Seems good to me. Let's just graph the overall means and medians now.

In [None]:
fig, (ax1, ax2) = plt.subplots(ncols = 2, figsize = (15, 4))

#ax1.yaxis.set_major_locator(ticker.MultipleLocator(500000000))
#ax1.yaxis.set_minor_locator(ticker.MultipleLocator(250000000))
#ax1.yaxis.set_major_formatter(ticker.StrMethodFormatter('${x:,.0f}'))

#ax2.yaxis.set_major_locator(ticker.MultipleLocator(500000000))
#ax2.yaxis.set_minor_locator(ticker.MultipleLocator(250000000))
#ax2.yaxis.set_major_formatter(ticker.StrMethodFormatter('${x:,.0f}'))
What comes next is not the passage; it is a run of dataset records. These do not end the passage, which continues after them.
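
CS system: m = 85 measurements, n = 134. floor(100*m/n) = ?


100*m/n = 100*85/134 ≈ 63.4328.
floor = 63.

63


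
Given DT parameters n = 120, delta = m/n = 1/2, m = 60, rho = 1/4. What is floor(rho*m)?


m = 1/2*120 = 60.
rho = 1/4.
rho*m = 1/4*60 = 15.
k = floor(15) = 15.

15


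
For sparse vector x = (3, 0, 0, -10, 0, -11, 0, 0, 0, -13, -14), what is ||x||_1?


Non-zero entries: [(0, 3), (3, -10), (5, -11), (9, -13), (10, -14)]
Absolute values: [3, 10, 11, 13, 14]
||x||_1 = sum = 51.

51


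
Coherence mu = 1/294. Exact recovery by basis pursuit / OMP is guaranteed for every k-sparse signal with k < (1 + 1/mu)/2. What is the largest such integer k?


1/mu = 294.
1 + 1/mu = 295.
(1 + 1/mu)/2 = 147.5 is not an integer, so k_max = floor(147.5) = 147.

147


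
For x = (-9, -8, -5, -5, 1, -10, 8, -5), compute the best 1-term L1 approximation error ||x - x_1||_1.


Sorted |x_i| descending: [10, 9, 8, 8, 5, 5, 5, 1]
Keep top 1: [10]
Tail entries: [9, 8, 8, 5, 5, 5, 1]
L1 error = sum of tail = 41.

41


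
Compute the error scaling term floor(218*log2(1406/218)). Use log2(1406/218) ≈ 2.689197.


log2(n/k) = log2(1406/218) ≈ 2.689197.
k*log2(n/k) ≈ 218*2.689197 = 586.244946.
floor(586.244946) = 586.

586


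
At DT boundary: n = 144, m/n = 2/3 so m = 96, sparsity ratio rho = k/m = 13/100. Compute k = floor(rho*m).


m = 2/3*144 = 96.
rho = 13/100.
rho*m = 13/100*96 = 12.48.
k = floor(12.48) = 12.

12


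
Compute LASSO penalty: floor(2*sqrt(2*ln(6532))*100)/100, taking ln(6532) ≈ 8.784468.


ln(6532) ≈ 8.784468.
2*ln(n) ≈ 17.568936.
sqrt(2*ln(n)) ≈ sqrt(17.568936) ≈ 4.191531.
lambda ≈ 2*4.191531 = 8.383062.
floor(lambda*100)/100 = 8.38.

8.38


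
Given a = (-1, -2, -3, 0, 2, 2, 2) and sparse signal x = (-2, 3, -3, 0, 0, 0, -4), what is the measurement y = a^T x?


Non-zero terms: ['-1*-2', '-2*3', '-3*-3', '2*-4']
Products: [2, -6, 9, -8]
y = sum = -3.

-3


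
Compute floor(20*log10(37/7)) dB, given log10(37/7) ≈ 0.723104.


||x||/||e|| = 37/7.
log10(37/7) ≈ 0.723104.
20*log10(||x||/||e||) ≈ 20*0.723104 = 14.46208.
floor(14.46208) = 14.

14


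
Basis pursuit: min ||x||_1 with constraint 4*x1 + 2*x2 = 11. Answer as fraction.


Axis intercepts:
  x1 = 11/4, x2 = 0: L1 = 11/4
  x1 = 0, x2 = 11/2: L1 = 11/2
x* = (11/4, 0)
||x*||_1 = 11/4.

11/4


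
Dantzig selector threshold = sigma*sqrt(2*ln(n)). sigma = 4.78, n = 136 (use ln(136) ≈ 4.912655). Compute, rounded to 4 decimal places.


ln(136) ≈ 4.912655.
2*ln(n) ≈ 9.82531.
sqrt(2*ln(n)) ≈ sqrt(9.82531) ≈ 3.134535.
threshold ≈ 4.78*3.134535 = 14.9830773 ≈ 14.9831.

14.9831


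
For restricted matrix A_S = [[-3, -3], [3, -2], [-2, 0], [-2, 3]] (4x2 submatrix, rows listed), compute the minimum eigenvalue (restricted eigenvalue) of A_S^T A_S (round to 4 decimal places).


A_S^T A_S = [[26, -3], [-3, 22]].
trace = 48.
det = 563.
disc = trace^2 - 4*det = 2304 - 4*563 = 52.
sqrt(52) ≈ 7.211103.
lam_min = (48 - sqrt(52))/2 ≈ (48 - 7.211103)/2 = 20.3944485 ≈ 20.3944.

20.3944


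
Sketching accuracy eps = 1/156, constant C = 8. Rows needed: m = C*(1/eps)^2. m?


1/eps = 156.
(1/eps)^2 = 24336.
m = 8*24336 = 194688.

194688


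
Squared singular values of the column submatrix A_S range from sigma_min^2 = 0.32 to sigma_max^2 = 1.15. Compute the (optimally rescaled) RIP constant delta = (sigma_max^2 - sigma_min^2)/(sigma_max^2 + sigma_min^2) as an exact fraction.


lambda_max - lambda_min = 1.15 - 0.32 = 0.83.
lambda_max + lambda_min = 1.15 + 0.32 = 1.47.
delta = 0.83/1.47 = 83/147.

83/147


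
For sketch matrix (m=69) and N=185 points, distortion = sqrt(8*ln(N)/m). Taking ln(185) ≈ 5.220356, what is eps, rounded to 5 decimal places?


ln(185) ≈ 5.220356.
8*ln(N)/m ≈ 8*5.220356/69 ≈ 0.60525867.
eps = sqrt(0.60525867) ≈ 0.7779837 ≈ 0.77798.

0.77798


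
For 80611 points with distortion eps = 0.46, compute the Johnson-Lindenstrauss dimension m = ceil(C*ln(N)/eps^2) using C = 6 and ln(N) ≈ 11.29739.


ln(80611) ≈ 11.29739.
eps^2 = 0.46^2 = 0.2116.
C*ln(N)/eps^2 ≈ 6*11.29739/0.2116 ≈ 320.3419.
m = ceil(320.3419) = 321.

321


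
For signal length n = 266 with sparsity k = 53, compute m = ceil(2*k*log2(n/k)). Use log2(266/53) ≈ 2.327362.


log2(n/k) = log2(266/53) ≈ 2.327362.
2*k*log2(n/k) ≈ 2*53*2.327362 = 246.700372.
m = ceil(246.700372) = 247.

247


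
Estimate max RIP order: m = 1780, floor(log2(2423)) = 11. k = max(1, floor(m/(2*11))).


floor(log2(2423)) = 11.
2*11 = 22.
m/(2*floor(log2(n))) = 1780/22 ≈ 80.9091.
floor = 80.
k = max(1, 80) = 80.

80


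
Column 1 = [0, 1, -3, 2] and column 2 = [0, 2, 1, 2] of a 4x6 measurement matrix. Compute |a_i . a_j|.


Inner product: 0*0 + 1*2 + -3*1 + 2*2
Products: [0, 2, -3, 4]
Sum = 3.
|dot| = 3.

3


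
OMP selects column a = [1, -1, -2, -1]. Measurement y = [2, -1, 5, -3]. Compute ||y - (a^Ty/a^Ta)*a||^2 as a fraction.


a^T a = 7.
a^T y = -4.
coeff = -4/7 = -4/7.
||r||^2 = 257/7.

257/7


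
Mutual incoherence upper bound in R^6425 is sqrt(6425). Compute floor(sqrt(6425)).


80^2 = 6400 <= 6425 < 6561 = 81^2, so 80 <= sqrt(6425) < 81.
floor(sqrt(6425)) = 80.

80


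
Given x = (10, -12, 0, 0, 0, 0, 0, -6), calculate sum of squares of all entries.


Non-zero entries: [(0, 10), (1, -12), (7, -6)]
Squares: [100, 144, 36]
||x||_2^2 = sum = 280.

280


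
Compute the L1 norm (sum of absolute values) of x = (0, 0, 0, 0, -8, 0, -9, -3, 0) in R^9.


Non-zero entries: [(4, -8), (6, -9), (7, -3)]
Absolute values: [8, 9, 3]
||x||_1 = sum = 20.

20


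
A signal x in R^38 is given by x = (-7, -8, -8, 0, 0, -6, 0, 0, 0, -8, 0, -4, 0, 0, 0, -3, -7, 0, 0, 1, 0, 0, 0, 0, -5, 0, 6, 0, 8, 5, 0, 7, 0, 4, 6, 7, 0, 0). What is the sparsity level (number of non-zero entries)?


Non-zero positions: [0, 1, 2, 5, 9, 11, 15, 16, 19, 24, 26, 28, 29, 31, 33, 34, 35].
Sparsity = 17.

17


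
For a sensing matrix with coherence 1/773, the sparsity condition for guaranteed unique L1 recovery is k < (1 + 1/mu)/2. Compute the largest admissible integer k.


1/mu = 773.
1 + 1/mu = 774.
(1 + 1/mu)/2 = 387 is an integer and the inequality is strict, so k_max = 387 - 1 = 386.

386


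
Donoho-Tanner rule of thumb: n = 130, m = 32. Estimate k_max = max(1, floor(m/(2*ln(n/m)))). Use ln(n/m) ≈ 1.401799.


n/m = 130/32 = 65/16.
ln(n/m) ≈ 1.401799.
2*ln(n/m) ≈ 2.803598.
m/(2*ln(n/m)) ≈ 32/2.803598 ≈ 11.4139.
floor = 11.
k_max = max(1, 11) = 11.

11


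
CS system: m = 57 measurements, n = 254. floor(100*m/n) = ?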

#The bars will be colored based on whether the sample is high or low
colors1 = []
colors2 = []

for n in g_means["count"]:
    if n >= 30:
        colors1.append("mediumslateblue") #blue if 30 or higher
    else:
        colors1.append("indianred") #red if less than 30
        
for n in g_medians["count"]:
    if n >= 30:
        colors2.append("mediumslateblue")
    else:
        colors2.append("indianred")

genre_mean = g_means["net_mean"]
genre_median = g_medians["net_median"]

ax1.set_ylabel("Hundreds of Millions", fontsize = 11)
ax2.set_ylabel("Hundreds of Millions")

ax1.set_title("Mean Profit by Genre", fontsize = 14)
ax2.set_title("Median Profit by Genre")

ax1.tick_params(axis = "x", labelrotation = 50)
ax2.tick_params(axis = "x", labelrotation = 50)

#Creating the legend with its colors
import matplotlib.lines as mlines
low = mlines.Line2D([], [], color='indianred', 
                      marker='D', ls='', label='Num Movies in Sample < 30')
high = mlines.Line2D([], [], color='mediumslateblue', 
                     marker='D', ls='', label='Num Movies in Sample >= 30')
ax1.legend(handles=[low, high])
ax2.legend(handles=[low, high])

ax1.bar(g_means["genre"], genre_mean, color = colors1)
ax2.bar(g_medians["genre"], genre_median, color = colors2)

# So what do we conclude?
Putting it all together, I'm actually very pleased with the results.

Action and comedy are "ok", but I think that it would be wise to separate this project from a Marvel style movie. I'd suggest focusing on the two core genres to further make this film distinct from the competition.

So Microsoft could set itself apart with an *Animated Sci-Fi Adventure directed by the Russo Brothers*, perhaps with a more serious edge. If they turn it down, get Colin Treverrow. Failing that, James Wan will do.

I'd watch that.

## Limitations, Recommendations, Next Steps
It's important to note that, again, the movie business was gutted during the two Covid-stricken years. In fact, it's still hasn't fully rebounded. So data about current movie trends might be out of date, and releasing a movie very soon might not even be the best idea (depending on how much longer the recovery will take.)


Probably the most obvious places we didn't look in the data would be at both actors and writers. However, slightly less intuitively important might be to see if the release date (or even the release day of the week) matters. It may be worth looking at each of those, although it is probably hard to determine what actors to use without knowing what the roles and tone of the final product will be.